Notícias

CUS realiza série sobre histórias de transformistas

Genilson Coutinho,
06/07/2020 | 17h07


O Grupo grupo de pesquisa Cultura e Sexualidade (CUS), da UFBA está promovendo uma série especial sobre as estrelas da arte transformista de Salvador.
A primeira Nágila Goldstar, foi a primeira Drag Queen a performada por uma mulher cisgênera na cena transformista de Salvador . Nos textos postados em nossas redes, já publicamos as histórias e curiosidade dos artistas.
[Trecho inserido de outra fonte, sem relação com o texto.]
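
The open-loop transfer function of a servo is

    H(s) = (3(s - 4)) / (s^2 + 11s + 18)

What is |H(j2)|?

Substitute s = j2: numerator = -12 + j6, denominator = 14 + j22.
|H(j2)| = |-12 + j6| / |14 + j22| = 13.416 / 26.077 ≈ 0.5145.

|H(j2)| ≈ 0.5145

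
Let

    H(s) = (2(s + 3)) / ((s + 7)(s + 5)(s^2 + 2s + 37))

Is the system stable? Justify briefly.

The poles can be read from the denominator factors: s = -7, -5, -1 ± 6j.
Since all poles lie strictly in the left half-plane, the system is stable.

stable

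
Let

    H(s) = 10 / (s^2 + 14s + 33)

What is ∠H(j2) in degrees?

∠H(j2) ≈ -43.99°

At s = j2: numerator = 10, denominator = 29 + j28.
∠H = ∠num − ∠den = 0° − (43.995°) = -43.99°.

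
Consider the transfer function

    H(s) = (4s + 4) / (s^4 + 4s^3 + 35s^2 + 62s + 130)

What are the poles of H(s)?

s = -1 ± 2j, -1 ± 5j

The poles are the roots of the denominator s^4 + 4s^3 + 35s^2 + 62s + 130 = 0.
No real roots exist; factor into two real quadratics: (s^2 + 2s + 5)(s^2 + 2s + 26) = 0.
Each quadratic gives a conjugate pair via the quadratic formula.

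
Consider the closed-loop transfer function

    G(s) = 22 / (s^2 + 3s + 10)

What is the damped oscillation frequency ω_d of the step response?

ω_d ≈ 2.784 rad/s

Comparing s^2 + 3s + 10 to s^2 + 2ζωₙs + ωₙ²: ωₙ = √10 ≈ 3.162 rad/s and ζ = 3/(2·√10) ≈ 0.4743.
ζωₙ = 3/2 = 1.5, so ω_d = ωₙ√(1−ζ²) = √(ωₙ² − (ζωₙ)²) = √(10 − 1.5²) = √7.75 ≈ 2.784 rad/s.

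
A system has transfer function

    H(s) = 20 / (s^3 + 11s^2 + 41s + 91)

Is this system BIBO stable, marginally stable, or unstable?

The denominator s^3 + 11s^2 + 41s + 91 factors as (s + 7)(s^2 + 4s + 13), giving poles at s = -7, -2 + 3j, -2 - 3j.
Since all poles lie strictly in the left half-plane, the system is stable.

stable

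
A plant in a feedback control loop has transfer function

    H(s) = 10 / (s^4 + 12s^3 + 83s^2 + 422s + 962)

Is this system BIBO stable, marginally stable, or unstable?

stable

The denominator s^4 + 12s^3 + 83s^2 + 422s + 962 factors as (s^2 + 10s + 26)(s^2 + 2s + 37), giving poles at s = -5 + j, -5 - j, -1 + 6j, -1 - 6j.
Since all poles lie strictly in the left half-plane, the system is stable.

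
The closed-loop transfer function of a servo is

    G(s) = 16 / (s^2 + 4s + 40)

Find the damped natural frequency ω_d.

Comparing s^2 + 4s + 40 to s^2 + 2ζωₙs + ωₙ²: ωₙ = √40 ≈ 6.325 rad/s and ζ = 4/(2·√40) ≈ 0.3162.
ζωₙ = 4/2 = 2, so ω_d = ωₙ√(1−ζ²) = √(ωₙ² − (ζωₙ)²) = √(40 − 2²) = √36 = 6 rad/s.

ω_d = 6 rad/s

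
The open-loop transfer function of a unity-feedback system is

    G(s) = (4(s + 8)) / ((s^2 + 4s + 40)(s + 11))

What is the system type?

The denominator has no factor of s at the origin — no free integrator — so this is a Type 0 system.

Type 0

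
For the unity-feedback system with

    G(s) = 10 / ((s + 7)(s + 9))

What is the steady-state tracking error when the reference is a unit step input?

e_ss = 0.8630

G(s) has no poles at the origin.
This is a Type 0 system. Kp = lim_{s→0} G(s) = 10/63.
e_ss = 1/(1 + Kp) = 1/(1 + 10/63) = 63/73 ≈ 0.8630.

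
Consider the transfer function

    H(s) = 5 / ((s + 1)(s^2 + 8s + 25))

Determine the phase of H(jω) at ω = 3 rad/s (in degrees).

At s = j3: numerator = 5, denominator = -56 + j72.
∠H = ∠num − ∠den = 0° − (127.87°) = -127.9°.

∠H(j3) ≈ -127.9°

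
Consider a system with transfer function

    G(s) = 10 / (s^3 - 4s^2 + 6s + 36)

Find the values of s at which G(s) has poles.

The poles are the roots of the denominator s^3 - 4s^2 + 6s + 36 = 0.
Trying s = -2: the polynomial evaluates to 0, so (s + 2) is a factor.
Dividing out leaves s^2 - 6s + 18 = 0.
The quadratic formula then gives s = 3 ± 3j.

s = 3 + 3j, 3 - 3j, -2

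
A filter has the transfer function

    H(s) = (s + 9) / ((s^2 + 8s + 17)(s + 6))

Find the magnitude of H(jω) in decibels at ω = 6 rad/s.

Substitute s = j6: numerator = 9 + j6, denominator = -402 + j174.
|H(j6)| = |9 + j6| / |-402 + j174| = 10.817 / 438.04 ≈ 0.02469.
In decibels: 20·log₁₀(0.02469) ≈ -32.1 dB.

|H(j6)|_dB ≈ -32.1 dB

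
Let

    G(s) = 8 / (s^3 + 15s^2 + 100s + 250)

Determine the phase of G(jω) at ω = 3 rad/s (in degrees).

∠G(j3) ≈ -67.16°

At s = j3: numerator = 8, denominator = 115 + j273.
∠G = ∠num − ∠den = 0° − (67.157°) = -67.16°.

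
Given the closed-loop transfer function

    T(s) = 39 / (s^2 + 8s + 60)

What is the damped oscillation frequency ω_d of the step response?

Comparing s^2 + 8s + 60 to s^2 + 2ζωₙs + ωₙ²: ωₙ = √60 ≈ 7.746 rad/s and ζ = 8/(2·√60) ≈ 0.5164.
ζωₙ = 8/2 = 4, so ω_d = ωₙ√(1−ζ²) = √(ωₙ² − (ζωₙ)²) = √(60 − 4²) = √44 ≈ 6.633 rad/s.

ω_d ≈ 6.633 rad/s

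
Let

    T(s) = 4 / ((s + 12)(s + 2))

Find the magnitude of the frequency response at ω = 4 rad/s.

Substitute s = j4: numerator = 4, denominator = 8 + j56.
|T(j4)| = |4| / |8 + j56| = 4 / 56.569 ≈ 0.07071.

|T(j4)| ≈ 0.07071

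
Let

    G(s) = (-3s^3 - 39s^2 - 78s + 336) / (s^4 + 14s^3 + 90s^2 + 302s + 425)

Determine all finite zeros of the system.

Set the numerator to zero: -3s^3 - 39s^2 - 78s + 336 = 0, i.e. -3·(s^3 + 13s^2 + 26s - 112) = 0.
Factoring: (s - 2)(s + 7)(s + 8) = 0.

s = 2, -7, -8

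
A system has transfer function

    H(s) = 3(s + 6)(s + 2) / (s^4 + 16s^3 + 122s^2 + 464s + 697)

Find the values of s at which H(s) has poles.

The poles are the roots of the denominator s^4 + 16s^3 + 122s^2 + 464s + 697 = 0.
No real roots exist; factor into two real quadratics: (s^2 + 8s + 41)(s^2 + 8s + 17) = 0.
Each quadratic gives a conjugate pair via the quadratic formula.

s = -4 + 5j, -4 - 5j, -4 + j, -4 - j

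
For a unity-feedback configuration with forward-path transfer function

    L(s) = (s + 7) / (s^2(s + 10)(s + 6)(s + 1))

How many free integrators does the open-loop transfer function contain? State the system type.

The denominator has 2 factors of s at the origin (free integrators), so this is a Type 2 system.

Type 2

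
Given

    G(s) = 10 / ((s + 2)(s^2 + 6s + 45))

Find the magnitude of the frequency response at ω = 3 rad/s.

|G(j3)| ≈ 0.06891

Substitute s = j3: numerator = 10, denominator = 18 + j144.
|G(j3)| = |10| / |18 + j144| = 10 / 145.12 ≈ 0.06891.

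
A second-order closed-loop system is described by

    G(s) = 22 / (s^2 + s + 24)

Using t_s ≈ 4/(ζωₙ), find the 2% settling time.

Comparing s^2 + s + 24 to s^2 + 2ζωₙs + ωₙ²: ωₙ = √24 ≈ 4.899 rad/s and ζ = 1/(2·√24) ≈ 0.1021.
ζωₙ = 1/2 = 0.5, so t_s ≈ 4/(ζωₙ) = 4/0.5 = 8 s.

t_s ≈ 8 s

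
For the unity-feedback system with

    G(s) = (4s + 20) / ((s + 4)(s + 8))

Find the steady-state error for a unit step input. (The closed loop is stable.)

e_ss = 0.6154

G(s) has no poles at the origin.
This is a Type 0 system. Kp = lim_{s→0} G(s) = 20/32 = 5/8.
e_ss = 1/(1 + Kp) = 1/(1 + 5/8) = 8/13 ≈ 0.6154.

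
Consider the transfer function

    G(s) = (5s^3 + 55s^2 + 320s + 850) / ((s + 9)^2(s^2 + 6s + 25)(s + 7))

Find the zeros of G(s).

Set the numerator to zero: 5s^3 + 55s^2 + 320s + 850 = 0, i.e. 5·(s^3 + 11s^2 + 64s + 170) = 0.
Factoring: (s^2 + 6s + 34)(s + 5) = 0.

s = -3 ± 5j, -5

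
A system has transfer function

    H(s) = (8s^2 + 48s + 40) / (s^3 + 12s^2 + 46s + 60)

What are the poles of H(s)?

s = -3 + j, -3 - j, -6

The poles are the roots of the denominator s^3 + 12s^2 + 46s + 60 = 0.
Trying s = -6: the polynomial evaluates to 0, so (s + 6) is a factor.
Dividing out leaves s^2 + 6s + 10 = 0.
The quadratic formula then gives s = -3 ± 1j.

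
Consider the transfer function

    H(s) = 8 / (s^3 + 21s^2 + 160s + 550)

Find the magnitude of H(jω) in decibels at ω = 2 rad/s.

|H(j2)|_dB ≈ -36.9 dB

Substitute s = j2: numerator = 8, denominator = 466 + j312.
|H(j2)| = |8| / |466 + j312| = 8 / 560.80 ≈ 0.01427.
In decibels: 20·log₁₀(0.01427) ≈ -36.9 dB.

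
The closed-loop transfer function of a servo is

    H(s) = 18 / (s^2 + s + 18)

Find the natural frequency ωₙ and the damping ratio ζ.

ωₙ ≈ 4.243 rad/s, ζ ≈ 0.1179

Compare the denominator to the standard form s^2 + 2ζωₙs + ωₙ².
ωₙ² = 18, so ωₙ = √18 ≈ 4.243 rad/s.
2ζωₙ = 1, so ζ = 1/(2·√18) ≈ 0.1179.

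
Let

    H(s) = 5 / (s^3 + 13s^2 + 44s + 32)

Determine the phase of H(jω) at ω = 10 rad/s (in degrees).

At s = j10: numerator = 5, denominator = -1268 - j560.
∠H = ∠num − ∠den = 0° − (-156.17°) = 156.2°.

∠H(j10) ≈ 156.2°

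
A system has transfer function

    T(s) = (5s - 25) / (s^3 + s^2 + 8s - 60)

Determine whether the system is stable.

unstable

The denominator s^3 + s^2 + 8s - 60 factors as (s^2 + 4s + 20)(s - 3), giving poles at s = -2 + 4j, -2 - 4j, 3.
Since the pole(s) at s = 3 lie in the right half-plane, the system is unstable.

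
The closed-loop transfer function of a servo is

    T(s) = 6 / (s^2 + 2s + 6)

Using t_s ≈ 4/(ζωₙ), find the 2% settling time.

Comparing s^2 + 2s + 6 to s^2 + 2ζωₙs + ωₙ²: ωₙ = √6 ≈ 2.449 rad/s and ζ = 2/(2·√6) ≈ 0.4082.
ζωₙ = 2/2 = 1, so t_s ≈ 4/(ζωₙ) = 4/1 = 4 s.

t_s ≈ 4 s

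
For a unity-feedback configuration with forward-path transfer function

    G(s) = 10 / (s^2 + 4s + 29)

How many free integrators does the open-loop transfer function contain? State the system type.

Type 0

The denominator has no factor of s at the origin — no free integrator — so this is a Type 0 system.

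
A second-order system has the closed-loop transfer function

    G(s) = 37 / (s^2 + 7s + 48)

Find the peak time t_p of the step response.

t_p ≈ 0.5254 s

Comparing s^2 + 7s + 48 to s^2 + 2ζωₙs + ωₙ²: ωₙ = √48 ≈ 6.928 rad/s and ζ = 7/(2·√48) ≈ 0.5052.
ζωₙ = 7/2 = 3.5, so ω_d = ωₙ√(1−ζ²) = √(ωₙ² − (ζωₙ)²) = √(48 − 3.5²) = √35.75 ≈ 5.979 rad/s.
t_p = π/ω_d = π/5.979 ≈ 0.5254 s.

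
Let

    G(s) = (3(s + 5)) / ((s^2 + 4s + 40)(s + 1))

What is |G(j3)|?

Substitute s = j3: numerator = 15 + j9, denominator = -5 + j105.
|G(j3)| = |15 + j9| / |-5 + j105| = 17.493 / 105.12 ≈ 0.1664.

|G(j3)| ≈ 0.1664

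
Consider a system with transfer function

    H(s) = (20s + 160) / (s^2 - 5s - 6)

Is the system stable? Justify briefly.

unstable

The denominator s^2 - 5s - 6 factors as (s + 1)(s - 6), giving poles at s = -1, 6.
Since the pole(s) at s = 6 lie in the right half-plane, the system is unstable.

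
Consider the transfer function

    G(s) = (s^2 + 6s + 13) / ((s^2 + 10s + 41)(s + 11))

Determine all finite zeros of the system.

s = -3 + 2j, -3 - 2j

Set the numerator to zero: s^2 + 6s + 13 = 0.
Factoring: (s^2 + 6s + 13) = 0.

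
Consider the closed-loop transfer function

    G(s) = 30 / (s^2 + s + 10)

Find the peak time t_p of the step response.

t_p ≈ 1.006 s

Comparing s^2 + s + 10 to s^2 + 2ζωₙs + ωₙ²: ωₙ = √10 ≈ 3.162 rad/s and ζ = 1/(2·√10) ≈ 0.1581.
ζωₙ = 1/2 = 0.5, so ω_d = ωₙ√(1−ζ²) = √(ωₙ² − (ζωₙ)²) = √(10 − 0.5²) = √9.75 ≈ 3.122 rad/s.
t_p = π/ω_d = π/3.122 ≈ 1.006 s.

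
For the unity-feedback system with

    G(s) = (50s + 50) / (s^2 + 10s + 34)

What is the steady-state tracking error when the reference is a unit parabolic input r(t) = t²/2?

G(s) has no poles at the origin.
This is a Type 0 system; Ka = lim_{s→0} s^2·G(s) = 0, so the steady-state error for a parabola input is infinite.

e_ss = ∞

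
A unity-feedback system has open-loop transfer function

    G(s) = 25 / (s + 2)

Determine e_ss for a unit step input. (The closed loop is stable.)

e_ss = 0.07407

G(s) has no poles at the origin.
This is a Type 0 system. Kp = lim_{s→0} G(s) = 25/2.
e_ss = 1/(1 + Kp) = 1/(1 + 25/2) = 2/27 ≈ 0.07407.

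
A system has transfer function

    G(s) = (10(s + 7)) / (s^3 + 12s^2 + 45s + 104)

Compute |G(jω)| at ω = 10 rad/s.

|G(j10)| ≈ 0.09954

Substitute s = j10: numerator = 70 + j100, denominator = -1096 - j550.
|G(j10)| = |70 + j100| / |-1096 - j550| = 122.07 / 1226.3 ≈ 0.09954.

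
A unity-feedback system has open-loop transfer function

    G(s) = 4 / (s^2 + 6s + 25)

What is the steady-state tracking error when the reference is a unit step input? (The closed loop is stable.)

G(s) has no poles at the origin.
This is a Type 0 system. Kp = lim_{s→0} G(s) = 4/25.
e_ss = 1/(1 + Kp) = 1/(1 + 4/25) = 25/29 ≈ 0.8621.

e_ss = 0.8621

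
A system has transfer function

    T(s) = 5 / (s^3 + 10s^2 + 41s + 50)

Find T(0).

Set s = 0: T(0) = (5) / (50) = 1/10.

T(0) = 1/10 ≈ 0.1000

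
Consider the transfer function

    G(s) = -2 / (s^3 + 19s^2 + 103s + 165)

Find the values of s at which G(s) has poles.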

A revolução Sfat Auermann. Tudo começou no final da década de 80. Dino participava do grupo performer Os Monges. Depois de morar 8 anos em São Paulo, e retornar a Salvador, Dino Neto criou a Drag Queen Sfat Auermann. Sfat, do sobrenome da saudosa atriz Dina Sfat, e Auermann da modelo alemã que está no Guinness Book pelo tamanho das pernas, Nadja Auermann. Sfat no salto fica com 1,90 cm. Sfat sempre preza pela originalidade em suas performances. Jamais quer fazer a “bunita” , nem a feminina, nem a lânguida. Tem que ser hard no volume 1000. Cuspir fogo, usar pedaços de ferro presos ao figurino usando uma esmerilhadeira para gerar faíscas, escalar paredes e a estrutura da iluminação dos locais em que faz performances, fazer a plateia interagir oferecendo o chicote de borracha para levar umas lapiadas, com músicas em tons sadomasoquistas, apagar vela e cigarro na língua, tomar banho no meio do público com extintor de incêndio. Para Sfat isso ainda é o ensaio. Ela tem a necessidade de fazer um diferencial nos palcos. As performances são inspiradas nos estilos de Nina Hagen, Grace Jones, Marily Mason, Dead Or Live, artistas que Sfat sempre achou que também deveriam estar nos palcos. Figurinos sempre com muito preto, confeccionados em lycra cirrè, látex, couro e muitas fivelas também marcam a originalidade de Sfat. Glamour? Não quer que tenha. A marca registrada é que público volte pra casa com a cabeça sentindo um mix de pasmo+sem acreditar no que viu. E se perguntando: Sfat fez aquilo mesmo? Fez!!